Now here’s something worth looking at – UK hedge fund Toscafund believes that a Greek exit from the eurozone would result in European social unrest, hyperinflation and a military coup.
Switching to equities, the UK retail sector is something that I’ve written extensively about in the past. Following this week’s sharp share price fall by Tesco, a lot of people are asking whether now is the time to pull the trigger and buy into the sector. Here are some perspectives from John Kingham, who asks: Are Marks & Spencer Shares Good Value? and John McElligott, who writes about many of the UK’s biggest listed companies in that space. I should add that I added some UK consumer exposure into my portfolio recently, having acquired a stake in pub group Marston’s, which I’ve written about before here.
Staying with UK equities, Calum has written a good piece on the listed housebuilders, that’s worth a read.
(Disclaimer: I am a shareholder in RBS plc) RBS has been in the spotlight in recent days. It announced 3,500 redundancies, with 950 jobs going at its Irish operation, Ulster Bank. While obviously these job losses are a tragedy for those involved, they are far from unexpected given the well-documented macro challenges facing the group. With almost indecent haste some brokers, including Seymour Pierce, have been rushing to give the shares a push on the back of the restructuring, and the price motored ahead on the back of this, closing at 24.1p on Friday having finished the previous week at 20.5p.

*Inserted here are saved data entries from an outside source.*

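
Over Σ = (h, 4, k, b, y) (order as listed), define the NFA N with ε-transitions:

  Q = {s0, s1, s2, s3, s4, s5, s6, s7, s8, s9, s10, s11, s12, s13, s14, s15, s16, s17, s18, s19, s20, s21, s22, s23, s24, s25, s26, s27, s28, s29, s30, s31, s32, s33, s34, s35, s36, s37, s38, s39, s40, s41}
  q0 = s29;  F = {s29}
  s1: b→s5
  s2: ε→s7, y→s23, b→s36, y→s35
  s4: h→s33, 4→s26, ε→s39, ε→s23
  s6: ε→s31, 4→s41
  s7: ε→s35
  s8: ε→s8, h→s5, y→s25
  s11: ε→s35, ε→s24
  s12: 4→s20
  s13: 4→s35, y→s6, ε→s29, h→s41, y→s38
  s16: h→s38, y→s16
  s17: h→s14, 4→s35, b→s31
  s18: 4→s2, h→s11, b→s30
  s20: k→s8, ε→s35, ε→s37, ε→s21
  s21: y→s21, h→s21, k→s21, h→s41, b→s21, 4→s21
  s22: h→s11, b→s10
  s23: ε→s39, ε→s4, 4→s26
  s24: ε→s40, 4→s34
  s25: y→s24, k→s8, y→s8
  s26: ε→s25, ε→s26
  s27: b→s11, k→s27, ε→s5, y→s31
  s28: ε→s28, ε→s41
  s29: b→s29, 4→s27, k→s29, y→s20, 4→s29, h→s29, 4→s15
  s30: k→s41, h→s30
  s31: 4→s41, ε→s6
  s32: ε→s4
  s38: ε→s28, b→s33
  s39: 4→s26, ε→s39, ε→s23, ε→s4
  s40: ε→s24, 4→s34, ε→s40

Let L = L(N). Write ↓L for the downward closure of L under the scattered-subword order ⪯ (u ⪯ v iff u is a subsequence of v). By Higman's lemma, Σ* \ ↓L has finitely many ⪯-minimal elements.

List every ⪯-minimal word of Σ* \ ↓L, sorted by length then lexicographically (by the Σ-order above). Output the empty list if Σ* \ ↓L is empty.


A = [y].

|Q|=42, |F|=1, |δ|=80 (28 ε).
min D↑ (2 st, q0=0, F={1}): 0:h→0,4→0,k→0,b→0,y→1 1:h→1,4→1,k→1,b→1,y→1.
'y': N↓-sim [17, 13] end={s20,s21,s24,s25,s31,s34,s35,s37,s40,s41,s5,s6,…} ∉↓L; 1/1 single-dels accept.
1 minimals (antichain).


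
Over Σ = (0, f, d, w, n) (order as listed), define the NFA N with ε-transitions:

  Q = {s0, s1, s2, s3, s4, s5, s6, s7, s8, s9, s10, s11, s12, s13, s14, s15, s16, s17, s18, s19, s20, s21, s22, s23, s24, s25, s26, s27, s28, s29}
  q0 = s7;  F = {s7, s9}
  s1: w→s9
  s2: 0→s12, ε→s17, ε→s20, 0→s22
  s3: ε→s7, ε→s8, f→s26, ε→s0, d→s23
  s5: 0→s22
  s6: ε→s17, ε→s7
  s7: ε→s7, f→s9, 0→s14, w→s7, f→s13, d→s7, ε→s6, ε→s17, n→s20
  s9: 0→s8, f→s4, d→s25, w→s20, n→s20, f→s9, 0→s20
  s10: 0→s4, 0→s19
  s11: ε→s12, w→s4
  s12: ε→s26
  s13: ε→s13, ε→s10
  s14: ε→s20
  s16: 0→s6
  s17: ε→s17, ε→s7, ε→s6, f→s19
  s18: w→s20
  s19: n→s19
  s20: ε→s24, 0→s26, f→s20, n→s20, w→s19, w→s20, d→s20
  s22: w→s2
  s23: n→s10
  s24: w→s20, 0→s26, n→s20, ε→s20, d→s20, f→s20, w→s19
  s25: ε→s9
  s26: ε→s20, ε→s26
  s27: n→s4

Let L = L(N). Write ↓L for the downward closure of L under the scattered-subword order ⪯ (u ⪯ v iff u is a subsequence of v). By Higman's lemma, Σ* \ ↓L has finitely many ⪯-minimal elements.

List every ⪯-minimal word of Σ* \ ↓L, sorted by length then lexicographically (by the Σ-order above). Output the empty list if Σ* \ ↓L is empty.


|Q|=30, |F|=2, |δ|=64 (23 ε).
min D↑ (3 st, q0=0, F={1}): 0:0→1,f→2,d→0,w→0,n→1 1:0→1,f→1,d→1,w→1,n→1 2:0→1,f→2,d→2,w→1,n→1.
'0': run [14, 7] end={s14,s19,s20,s24,s26,s4,s8} — reject; 1/1 single-dels accept.
'n': run [14, 4] end={s19,s20,s24,s26} rej; 1/1 del acc.
'fw': N↓-sim [14, 10, 4] end={s19,s20,s24,s26} ∉↓L; 2/2 single-dels accept.
3 minimals (antichain).

min(Σ*\↓L) = [0, n, fw].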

I have a well-below-water legacy position in RBS but I won’t be rushing to add to it (or ‘average down’!) just yet – I would want to see a much brighter macro outlook before I’d consider doing that.
(Disclaimer: I am a shareholder in Ryanair plc) Ryanair announced a 25c per passenger charge to cover what it describes as a “new EU eco-looney tax“. Based on its current run-rate of 76m passengers a year this will raise at least €19m per annum. What’s significant about it is that it serves as a reminder that even an extra 25c in revenue per passenger can produce a chunky bit of change for Europe’s largest low cost carrier. I should also point out that Ryanair’s ‘fill the plane’ pricing model and its young fleet of aircraft means that it will always have a lower per passenger charge than its European competitors where green taxes like this are concerned, which underlines its competitive advantage. Staying with airlines, I was interested to read in Friday’s FT that of the 1.2bn people in India, only 55m flew in an airplane last year. Now that’s what I call a growth opportunity!
In the energy sector, Dragon Oil announced that it exited 2011 producing 71,751 barrels of oil per day, which is slightly ahead of its 70k target. Elsewhere, I found two pieces of interest in this oil sector note by Edison. The first is the chart on page 3 which rates oil stocks on an EV/BOE basis – this shows that some companies’ oil reserves are being valued at close to nothing (or in some cases less than nothing). The obvious health warning on that chart being that investors need to look at the companies’ ability to bring those reserves into production in a shareholder friendly way before rushing into all of those names. The second thing of note in the report is the question the analysts pose about the potential for consolidation in the sector, which echoes Paul Curtis’ views from two weeks ago.
(Disclaimer: I am an indirect shareholder in DCC) In the support services space, NCB published a research note on DCC. While they have trimmed their price target, they are retaining their buy recommendation, which I agree with – DCC is very cheap given its undoubted quality, stable business model and proven track record of creating shareholder value.